Step 1: Understand the problem

  • What's the symptom?
  • When did it start?
  • What changed?

Step 2: Check cluster health

kubectl get nodes
kubectl get pods --all-namespaces
kubectl top nodes

Step 3: Narrow down

  • Which namespace?
  • Which pod?
  • Which service?

Step 4: Gather information

kubectl describe pod <pod-name>
kubectl logs <pod-name> --previous
kubectl get events --sort-by='.lastTimestamp'

Step 5: Analyze

  • What's the error?
  • What's the pattern?
  • What's likely wrong?

Step 6: Fix

  • Apply the fix
  • Monitor the result

Step 7: Verify

kubectl get pods
kubectl logs <pod-name>
# Test the application

My Take: The Troubleshooting Mindset​

I used to panic when things broke. I'd try random fixes. I'd guess.

Then I learned the systematic approach:

  1. Stay calm - Panic doesn't help
  2. Follow the process - Systematic approach works
  3. Gather evidence - Don't guess, investigate
  4. Fix root cause - Not just symptoms
  5. Verify - Make sure it works

Now I fix issues in minutes, not hours. The process works.

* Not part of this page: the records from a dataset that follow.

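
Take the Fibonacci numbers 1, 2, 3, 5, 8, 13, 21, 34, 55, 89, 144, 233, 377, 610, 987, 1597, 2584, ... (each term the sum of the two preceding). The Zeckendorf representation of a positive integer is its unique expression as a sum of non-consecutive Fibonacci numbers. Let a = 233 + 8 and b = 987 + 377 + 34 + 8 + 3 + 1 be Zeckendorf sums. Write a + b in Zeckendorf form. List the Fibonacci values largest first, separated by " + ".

The two numbers are 241 and 1410, so their sum is 1651.
Greedy algorithm:
1597 ≤ 1651 < 2584, so take 1597; remainder 54
34 ≤ 54 < 55, so take 34; remainder 20
13 ≤ 20 < 21, so take 13; remainder 7
5 ≤ 7 < 8, so take 5; remainder 2
2 ≤ 2 < 3, so take 2; remainder 0

1597 + 34 + 13 + 5 + 2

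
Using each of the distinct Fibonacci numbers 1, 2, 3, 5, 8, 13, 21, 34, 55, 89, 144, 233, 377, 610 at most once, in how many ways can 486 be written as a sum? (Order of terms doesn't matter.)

4

Starting from the Zeckendorf form and repeatedly splitting a term F_k into F_{k−1} + F_{k−2} (when neither is already used) reaches every representation.
486 = 377+89+13+5+2 = 377+55+34+13+5+2 = 233+144+89+13+5+2 = 233+144+55+34+13+5+2 — 4 representations.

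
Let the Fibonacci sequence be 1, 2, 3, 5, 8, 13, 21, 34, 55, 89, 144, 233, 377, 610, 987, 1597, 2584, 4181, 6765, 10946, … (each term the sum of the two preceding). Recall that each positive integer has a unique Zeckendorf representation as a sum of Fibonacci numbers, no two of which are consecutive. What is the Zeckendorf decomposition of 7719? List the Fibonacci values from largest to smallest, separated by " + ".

6765 + 610 + 233 + 89 + 21 + 1

Greedily peel off the largest Fibonacci term at each step:
take 6765 (≤ 7719); 7719 − 6765 = 954
take 610 (≤ 954); 954 − 610 = 344
take 233 (≤ 344); 344 − 233 = 111
take 89 (≤ 111); 111 − 89 = 22
take 21 (≤ 22); 22 − 21 = 1
take 1 (≤ 1); 1 − 1 = 0
So 7719 = 6765 + 610 + 233 + 89 + 21 + 1, with no two terms consecutive in the sequence.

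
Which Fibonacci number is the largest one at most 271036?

196418

196418 ≤ 271036 < 317811, so the largest Fibonacci number not exceeding 271036 is 196418.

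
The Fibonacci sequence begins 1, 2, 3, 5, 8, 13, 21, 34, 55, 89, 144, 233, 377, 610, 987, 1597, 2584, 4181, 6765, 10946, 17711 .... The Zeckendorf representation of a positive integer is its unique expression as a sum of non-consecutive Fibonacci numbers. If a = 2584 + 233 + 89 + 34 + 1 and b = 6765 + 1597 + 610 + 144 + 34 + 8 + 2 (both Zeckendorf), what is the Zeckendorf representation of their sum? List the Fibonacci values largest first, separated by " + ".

10946 + 987 + 144 + 21 + 3

The two numbers are 2941 and 9160, so their sum is 12101.
Greedily peel off the largest Fibonacci term at each step:
take 10946 (≤ 12101); 12101 − 10946 = 1155
take 987 (≤ 1155); 1155 − 987 = 168
take 144 (≤ 168); 168 − 144 = 24
take 21 (≤ 24); 24 − 21 = 3
take 3 (≤ 3); 3 − 3 = 0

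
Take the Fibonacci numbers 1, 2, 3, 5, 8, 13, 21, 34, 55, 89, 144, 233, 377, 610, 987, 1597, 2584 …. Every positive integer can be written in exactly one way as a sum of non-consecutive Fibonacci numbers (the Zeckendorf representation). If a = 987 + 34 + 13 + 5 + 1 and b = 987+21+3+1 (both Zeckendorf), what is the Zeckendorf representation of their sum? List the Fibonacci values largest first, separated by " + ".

The two numbers are 1040 and 1012, so their sum is 2052.
largest Fibonacci ≤ 2052 is 1597; 2052 − 1597 = 455
largest Fibonacci ≤ 455 is 377; 455 − 377 = 78
largest Fibonacci ≤ 78 is 55; 78 − 55 = 23
largest Fibonacci ≤ 23 is 21; 23 − 21 = 2
largest Fibonacci ≤ 2 is 2; 2 − 2 = 0

1597 + 377 + 55 + 21 + 2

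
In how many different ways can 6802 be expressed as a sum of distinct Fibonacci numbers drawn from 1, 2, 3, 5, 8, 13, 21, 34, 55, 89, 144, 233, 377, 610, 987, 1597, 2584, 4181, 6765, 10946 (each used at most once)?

Each representation comes from the Zeckendorf form by replacing some F_k with F_{k−1} + F_{k−2} where possible.
6802 = 6765+34+3 = 6765+34+2+1 = 6765+21+13+3 = 4181+2584+34+3 = … (32 more), for 36 in all.

36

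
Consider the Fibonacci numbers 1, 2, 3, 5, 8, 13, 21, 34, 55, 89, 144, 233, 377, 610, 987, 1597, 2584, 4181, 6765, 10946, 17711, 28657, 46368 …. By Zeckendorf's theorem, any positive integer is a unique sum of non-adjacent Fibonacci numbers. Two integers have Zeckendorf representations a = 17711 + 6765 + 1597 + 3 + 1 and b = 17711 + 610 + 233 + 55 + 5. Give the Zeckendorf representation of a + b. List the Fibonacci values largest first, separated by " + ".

28657 + 10946 + 4181 + 610 + 233 + 55 + 8 + 1

The two numbers are 26077 and 18614, so their sum is 44691.
Greedy algorithm:
44691 − 28657 = 16034
16034 − 10946 = 5088
5088 − 4181 = 907
907 − 610 = 297
297 − 233 = 64
64 − 55 = 9
9 − 8 = 1
1 − 1 = 0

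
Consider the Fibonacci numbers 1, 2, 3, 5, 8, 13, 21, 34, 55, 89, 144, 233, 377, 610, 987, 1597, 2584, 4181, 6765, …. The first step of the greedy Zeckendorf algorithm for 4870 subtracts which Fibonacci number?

4181

4181 ≤ 4870 < 6765, so the largest Fibonacci number not exceeding 4870 is 4181.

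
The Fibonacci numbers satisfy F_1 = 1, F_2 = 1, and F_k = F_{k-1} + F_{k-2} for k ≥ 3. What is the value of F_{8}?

21

Iterating the recurrence up to F_{3} = 2 and F_{2} = 1:
F_{4} = F_{3} + F_{2} = 2 + 1 = 3
F_{5} = F_{4} + F_{3} = 3 + 2 = 5
F_{6} = F_{5} + F_{4} = 5 + 3 = 8
F_{7} = F_{6} + F_{5} = 8 + 5 = 13
F_{8} = F_{7} + F_{6} = 13 + 8 = 21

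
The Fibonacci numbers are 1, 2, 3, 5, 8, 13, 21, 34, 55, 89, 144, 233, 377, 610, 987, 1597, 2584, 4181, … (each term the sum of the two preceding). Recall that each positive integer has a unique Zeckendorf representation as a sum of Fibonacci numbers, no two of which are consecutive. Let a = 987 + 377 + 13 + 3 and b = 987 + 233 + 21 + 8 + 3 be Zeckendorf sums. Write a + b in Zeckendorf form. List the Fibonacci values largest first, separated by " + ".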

Memory Tip: The Detective Analogy​

Troubleshooting is like being a detective:

  1. Understand the crime (symptom)
  2. Gather evidence (logs, events, describe)
  3. Follow leads (check resources, configurations)
  4. Form hypothesis (likely cause)
  5. Test theory (try fix)
  6. Verify solution (confirm it works)

Once you see it this way, troubleshooting becomes systematic.

Key Takeaways​

  1. Have a framework - Systematic approach works
  2. Gather information - Don't guess, investigate
  3. Use the tools - kubectl describe, logs, events
  4. Fix root cause - Not just symptoms
  5. Verify - Make sure it works

What's Next?​

Now that you have the complete troubleshooting guide, you're ready to debug any Kubernetes issue. Practice. Use this guide. Master troubleshooting.


Remember: Troubleshooting isn't about knowing everything. It's about having a systematic approach. Follow the process. It works.